The Seventh Circuit concluded its discussion by acknowledging that some of its prior "cat's paw" cases were not completely clear, and by rejecting those earlier cases which had suggested or held that any amount of influence, no matter how small or attenuated and regardless of investigation by the employer, is sufficient to impose liability on the employer.
DISCUSSION
The case at bar is about discipline for misconduct: the stated reason for termination of Staub's employment was his failure to comply with departmental regulations. The only issues for purposes of this motion is whether Mulally, who was not the decision-maker, possessed the requisite degree of "singular influence" over Buck and Korenchuk, the decision-makers and whether the requisite investigation was conducted.
This Court has previously held that the evidence would support a conclusion that Mulally's influence was "strong" and that evidence suggests that both Buck and Korenchuk could have been colored by Day's expressions of dissatisfaction with Staub. The degree of Mulally's influence is also suggested by the fact that after Staub was fired Mulally managed to have Day re-hired. That evidence is enough at this stage to create issues of fact which only a jury can resolve.

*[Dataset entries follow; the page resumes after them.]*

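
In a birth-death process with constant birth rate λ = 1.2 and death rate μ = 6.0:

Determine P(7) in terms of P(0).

For constant rates: P(n)/P(0) = (λ/μ)^n
P(7)/P(0) = (1.2/6.0)^7 = 0.2000^7 = 0.00001280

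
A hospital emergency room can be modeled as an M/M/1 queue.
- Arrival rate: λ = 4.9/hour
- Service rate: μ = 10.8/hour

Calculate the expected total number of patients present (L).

ρ = λ/μ = 4.9/10.8 = 0.4537
For M/M/1: L = λ/(μ-λ)
L = 4.9/(10.8-4.9) = 4.9/5.90
L = 0.8305 patients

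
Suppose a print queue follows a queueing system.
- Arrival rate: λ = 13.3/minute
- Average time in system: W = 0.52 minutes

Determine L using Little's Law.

Little's Law: L = λW
L = 13.3 × 0.52 = 6.9160 jobs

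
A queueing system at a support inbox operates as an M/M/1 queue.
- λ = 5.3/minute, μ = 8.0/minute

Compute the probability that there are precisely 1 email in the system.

ρ = λ/μ = 5.3/8.0 = 0.6625
P(n) = (1-ρ)ρⁿ
P(1) = (1-0.6625) × 0.6625^1
P(1) = 0.3375 × 0.6625
P(1) = 0.2236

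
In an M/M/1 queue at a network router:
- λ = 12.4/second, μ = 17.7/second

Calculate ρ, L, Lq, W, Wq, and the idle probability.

Step 1: ρ = λ/μ = 12.4/17.7 = 0.7006
Step 2: L = λ/(μ-λ) = 12.4/5.30 = 2.3396
Step 3: Lq = λ²/(μ(μ-λ)) = 153.76/(17.7×5.30) = 1.6391
Step 4: W = 1/(μ-λ) = 1/5.30 = 0.18868
Step 5: Wq = λ/(μ(μ-λ)) = 12.4/(17.7×5.30) = 0.1322
Step 6: P(0) = 1-ρ = 0.2994
Verify: L = λW = 12.4×0.18868 = 2.3396 ✔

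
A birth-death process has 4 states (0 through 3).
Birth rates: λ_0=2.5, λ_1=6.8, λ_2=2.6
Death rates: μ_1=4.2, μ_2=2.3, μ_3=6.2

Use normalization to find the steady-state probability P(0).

Ratios P(n)/P(0) = (λ₀···λₙ₋₁)/(μ₁···μₙ):
P(1)/P(0) = (2.5)/(4.2) = 0.595238
P(2)/P(0) = (2.5×6.8)/(4.2×2.3) = 1.75983
P(3)/P(0) = (2.5×6.8×2.6)/(4.2×2.3×6.2) = 0.737995

Normalization: ∑ P(n) = 1
P(0) × (1.00000 + 0.595238 + 1.75983 + 0.737995) = 1
P(0) × 4.0931 = 1
P(0) = 1/4.0931 = 0.2443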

Not considered by the Court in the earlier Order, however, was evidence of whether an investigation was conducted by either one of the decision-makers and, if so, what constituted that investigation. The information provided by Mulally was reflected at least to some degree in Staub's personnel file: Mulally had prepared the disciplinary notice and it was in the file. While it appears that Buck reviewed Staub's personnel file, there is nothing in the record to indicate whether either Korenchuk or Buck obtained any knowledge independent of what was provided by Mulally, except for the information provided by Day. And there is no evidence that either Day or Korenchuk investigated Day's statements. Buck appears to have simply relied on the material in Staub's personnel file and on Korenchuk's inability to locate Staub on the date in question.
I find that there remains a question of fact about the degree of Mulally's influence and the adequacy of the investigation, if any, conducted by Korenchuk and Buck before Staub's employment was terminated. Accordingly, the motion for summary judgment is denied in its entirety. This case is set for a supplemental scheduling conference on August 21, 2007 at 10:30 a.m. at which time dates for final pretrial conference and trial will be set.